THE IMPORTANCE OF IMMEDIATE LOCAL LUNG RESPONSE TO FRANCISELLA TULARENSIS PULMONARY INFECTION

Francisella tularensis is a gram negative facultative intracellular bacterium that can cause life-threatening infections in humans, and as such, is classified in the topmost category of agents that can serve for bio-terrorism. The extremely high virulence of F. tularemia was shown to be attributed to its systemic dissemination that leads to severe sepsis and extensive damage to the liver and spleen.

Vaccination of mice with Live Vaccine Strain (LVS) provides limited protection against pulmonary challenge with the virulent strains and diminishes significantly over time. To explore the mechanisms contributing to protective immune response to pulmonary F. tularensis infections we analyzed the host responses of LVS vaccinate mice following challenge with the highly virulent strain SchuS4.
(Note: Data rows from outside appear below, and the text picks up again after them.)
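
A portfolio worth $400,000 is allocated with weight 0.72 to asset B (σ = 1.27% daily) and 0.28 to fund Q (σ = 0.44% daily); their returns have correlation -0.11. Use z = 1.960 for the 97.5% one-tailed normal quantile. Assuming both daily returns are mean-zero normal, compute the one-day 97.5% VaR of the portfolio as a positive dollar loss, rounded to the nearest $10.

$7,130

σ_p² = 0.72²·1.27² + 0.28²·0.44² + 2·-0.11·0.72·0.28·1.27·0.44 = 0.8265 (%²).
σ_p = √0.8265 = 0.909%.
VaR = 1.960 × 0.909% = 1.782%; on $400,000 that is $7,128.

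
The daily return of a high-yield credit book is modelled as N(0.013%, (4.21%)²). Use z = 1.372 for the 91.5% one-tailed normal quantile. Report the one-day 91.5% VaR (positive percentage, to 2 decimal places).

5.76%

VaR = −μ + z·σ = −(0.013%) + 1.372 × 4.21% = 5.763%.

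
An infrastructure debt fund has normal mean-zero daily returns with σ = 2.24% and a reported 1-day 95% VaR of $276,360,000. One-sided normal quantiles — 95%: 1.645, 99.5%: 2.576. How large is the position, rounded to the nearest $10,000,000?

VaR as a fraction of value: z·σ = 1.645 × 2.24% = 3.6848%.
Position = $276,360,000 / 0.036848 = $7,500,000,000.

$7,500,000,000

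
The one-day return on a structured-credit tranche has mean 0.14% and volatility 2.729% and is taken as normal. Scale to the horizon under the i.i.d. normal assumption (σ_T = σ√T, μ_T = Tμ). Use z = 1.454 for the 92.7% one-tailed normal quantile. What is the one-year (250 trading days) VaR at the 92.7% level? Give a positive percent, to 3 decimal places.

27.739%

σ_{250d} = 2.729% × √250 = 43.149%; μ_{250d} = 250 × 0.14% = 35.000%.
VaR = −(35.000%) + 1.454 × 43.149% = 27.739%.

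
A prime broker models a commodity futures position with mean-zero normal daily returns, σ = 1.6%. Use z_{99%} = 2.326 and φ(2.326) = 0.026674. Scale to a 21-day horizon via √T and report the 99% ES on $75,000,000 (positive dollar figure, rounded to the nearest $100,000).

$14,700,000

σ_{21d} = 1.6% × √21 = 7.332%.
ES multiplier = φ(z)/(1−α) = 0.026674/0.01 = 2.667.
ES = 7.332% × 2.667 = 19.554%; on $75,000,000: $14,665,500.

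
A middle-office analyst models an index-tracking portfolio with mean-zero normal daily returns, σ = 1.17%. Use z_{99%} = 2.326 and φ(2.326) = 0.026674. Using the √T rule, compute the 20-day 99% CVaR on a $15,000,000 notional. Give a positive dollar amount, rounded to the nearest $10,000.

σ_{20d} = 1.17% × √20 = 5.232%.
ES multiplier = φ(z)/(1−α) = 0.026674/0.01 = 2.667.
ES = 5.232% × 2.667 = 13.954%; on $15,000,000: $2,093,100.

$2,090,000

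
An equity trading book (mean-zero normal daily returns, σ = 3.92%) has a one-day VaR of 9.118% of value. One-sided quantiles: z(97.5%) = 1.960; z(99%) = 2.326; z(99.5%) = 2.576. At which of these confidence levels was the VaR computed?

99%

Implied z = VaR/σ = 9.118 / 3.92 = 2.326.
This matches z(99%) = 2.326.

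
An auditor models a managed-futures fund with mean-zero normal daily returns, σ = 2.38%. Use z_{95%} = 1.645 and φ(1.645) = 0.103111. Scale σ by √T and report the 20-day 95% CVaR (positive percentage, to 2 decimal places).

21.95%

σ_{20d} = 2.38% × √20 = 10.644%.
ES multiplier = φ(z)/(1−α) = 0.103111/0.05 = 2.062.
ES = 10.644% × 2.062 = 21.948%.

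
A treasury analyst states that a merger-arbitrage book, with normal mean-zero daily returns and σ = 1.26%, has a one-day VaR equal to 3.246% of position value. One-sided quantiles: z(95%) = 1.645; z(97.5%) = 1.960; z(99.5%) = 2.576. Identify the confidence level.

Implied z = VaR/σ = 3.246 / 1.26 = 2.576.
This matches z(99.5%) = 2.576.

99.5%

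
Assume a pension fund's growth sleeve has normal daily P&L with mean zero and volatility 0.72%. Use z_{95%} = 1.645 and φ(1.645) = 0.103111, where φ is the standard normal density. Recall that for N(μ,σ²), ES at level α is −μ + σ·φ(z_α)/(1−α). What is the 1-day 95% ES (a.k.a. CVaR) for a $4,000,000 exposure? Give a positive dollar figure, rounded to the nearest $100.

$59,400

Tail multiplier: φ(z)/(1−α) = 0.103111 / 0.05 = 2.062.
ES = 0.72% × 2.062 = 1.485%.
On $4,000,000: 0.01485 × $4,000,000 = $59,400.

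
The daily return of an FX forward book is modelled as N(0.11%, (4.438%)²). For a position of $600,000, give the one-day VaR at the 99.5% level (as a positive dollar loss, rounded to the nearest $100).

$67,900

At 99.5% one-sided, z = 2.576.
VaR = −μ + z·σ = −(0.11%) + 2.576 × 4.438% = 11.322%.
On $600,000: 0.11322 × $600,000 = $67,932.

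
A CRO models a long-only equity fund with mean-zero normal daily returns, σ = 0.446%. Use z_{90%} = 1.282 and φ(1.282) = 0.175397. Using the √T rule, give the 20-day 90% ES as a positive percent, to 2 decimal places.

σ_{20d} = 0.446% × √20 = 1.995%.
ES multiplier = φ(z)/(1−α) = 0.175397/0.1 = 1.754.
ES = 1.995% × 1.754 = 3.499%.

3.50%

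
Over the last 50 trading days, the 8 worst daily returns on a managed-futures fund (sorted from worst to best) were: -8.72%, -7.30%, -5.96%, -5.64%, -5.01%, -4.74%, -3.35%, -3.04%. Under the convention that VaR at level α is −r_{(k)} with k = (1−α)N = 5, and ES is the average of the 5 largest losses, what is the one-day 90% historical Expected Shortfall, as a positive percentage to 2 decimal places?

The 5 worst returns sum to -32.63%.
ES = −(-32.63%) / 5 = 6.526% ≈ 6.53%.

6.53%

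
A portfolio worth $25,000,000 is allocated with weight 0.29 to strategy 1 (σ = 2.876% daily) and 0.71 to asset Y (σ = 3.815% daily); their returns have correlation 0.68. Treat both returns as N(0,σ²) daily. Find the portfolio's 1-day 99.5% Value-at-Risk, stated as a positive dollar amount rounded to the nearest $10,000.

$2,150,000

σ_p² = 0.29²·2.876² + 0.71²·3.815² + 2·0.68·0.29·0.71·2.876·3.815 = 11.1048 (%²).
σ_p = √11.1048 = 3.332%.
At 99.5%, z = 2.576.
VaR = 2.576 × 3.332% = 8.583%; on $25,000,000 that is $2,145,750.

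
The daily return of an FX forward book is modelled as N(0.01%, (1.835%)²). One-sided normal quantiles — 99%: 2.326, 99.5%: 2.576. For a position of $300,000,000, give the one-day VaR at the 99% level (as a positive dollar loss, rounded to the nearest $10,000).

$12,770,000

VaR = −μ + z·σ = −(0.01%) + 2.326 × 1.835% = 4.258%.
On $300,000,000: 0.04258 × $300,000,000 = $12,774,000.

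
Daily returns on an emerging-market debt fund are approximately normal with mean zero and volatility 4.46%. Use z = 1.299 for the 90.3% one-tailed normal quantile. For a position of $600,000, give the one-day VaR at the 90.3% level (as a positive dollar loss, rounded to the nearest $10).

$34,760

VaR = z·σ = 1.299 × 4.46% = 5.794%.
On $600,000: 0.05794 × $600,000 = $34,764.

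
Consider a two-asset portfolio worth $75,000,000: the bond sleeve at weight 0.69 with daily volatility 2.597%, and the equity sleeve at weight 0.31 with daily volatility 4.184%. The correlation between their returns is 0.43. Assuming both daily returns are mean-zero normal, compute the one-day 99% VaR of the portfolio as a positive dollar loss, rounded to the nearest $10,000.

σ_p² = 0.69²·2.597² + 0.31²·4.184² + 2·0.43·0.69·0.31·2.597·4.184 = 6.8921 (%²).
σ_p = √6.8921 = 2.625%.
At 99%, z = 2.326.
VaR = 2.326 × 2.625% = 6.106%; on $75,000,000 that is $4,579,500.

$4,580,000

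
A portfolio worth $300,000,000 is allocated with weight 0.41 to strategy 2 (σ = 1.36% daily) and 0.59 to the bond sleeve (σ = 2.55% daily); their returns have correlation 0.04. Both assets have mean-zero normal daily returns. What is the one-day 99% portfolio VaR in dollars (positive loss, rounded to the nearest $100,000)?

$11,300,000

σ_p² = 0.41²·1.36² + 0.59²·2.55² + 2·0.04·0.41·0.59·1.36·2.55 = 2.6416 (%²).
σ_p = √2.6416 = 1.625%.
At 99%, z = 2.326.
VaR = 2.326 × 1.625% = 3.780%; on $300,000,000 that is $11,340,000.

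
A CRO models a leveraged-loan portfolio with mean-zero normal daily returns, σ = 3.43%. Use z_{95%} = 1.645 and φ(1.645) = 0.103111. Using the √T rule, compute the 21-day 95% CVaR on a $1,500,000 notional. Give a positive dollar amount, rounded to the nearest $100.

$486,200

σ_{21d} = 3.43% × √21 = 15.718%.
ES multiplier = φ(z)/(1−α) = 0.103111/0.05 = 2.062.
ES = 15.718% × 2.062 = 32.411%; on $1,500,000: $486,165.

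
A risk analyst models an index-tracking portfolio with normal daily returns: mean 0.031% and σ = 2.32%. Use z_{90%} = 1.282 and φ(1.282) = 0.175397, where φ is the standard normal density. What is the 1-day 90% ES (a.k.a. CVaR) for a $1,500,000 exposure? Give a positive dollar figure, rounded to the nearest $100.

Tail multiplier: φ(z)/(1−α) = 0.175397 / 0.1 = 1.754.
ES = −(0.031%) + 2.32% × 1.754 = 4.038%.
On $1,500,000: 0.04038 × $1,500,000 = $60,570.

$60,600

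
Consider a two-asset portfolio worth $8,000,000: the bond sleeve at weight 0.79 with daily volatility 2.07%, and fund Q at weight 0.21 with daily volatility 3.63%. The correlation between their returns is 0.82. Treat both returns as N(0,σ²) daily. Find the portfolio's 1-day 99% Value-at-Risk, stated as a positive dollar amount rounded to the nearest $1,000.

σ_p² = 0.79²·2.07² + 0.21²·3.63² + 2·0.82·0.79·0.21·2.07·3.63 = 5.2997 (%²).
σ_p = √5.2997 = 2.302%.
At 99%, z = 2.326.
VaR = 2.326 × 2.302% = 5.354%; on $8,000,000 that is $428,320.

$428,000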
We have found that "protected" mice (mice that received boost immunization) exhibit earlier cessation of bacterial growth, reduced bacterial burden and limited dissemination to systemic organs than "non-protected" mice (mice that received single immunization). In this system, we have demonstrated an earlier and higher magnitude of response of memory T cells within the lung of the "protected" mice after challenge. This response results in earlier activation of other resident cells and earlier expression of cytokines and adhesion molecules. In this fashion, lung resident memory T cells create a better anti-bacterial microenvironment in the lung tissue of the "protected" mice.

Establishment of methods by which one can fortify the early memory response within the lung is expected to bring about a significant mitigation of the deleterious effect of infection, and thus to effectively potentiate a coordinate immune response able to eradicate highly virulent pulmonary infections.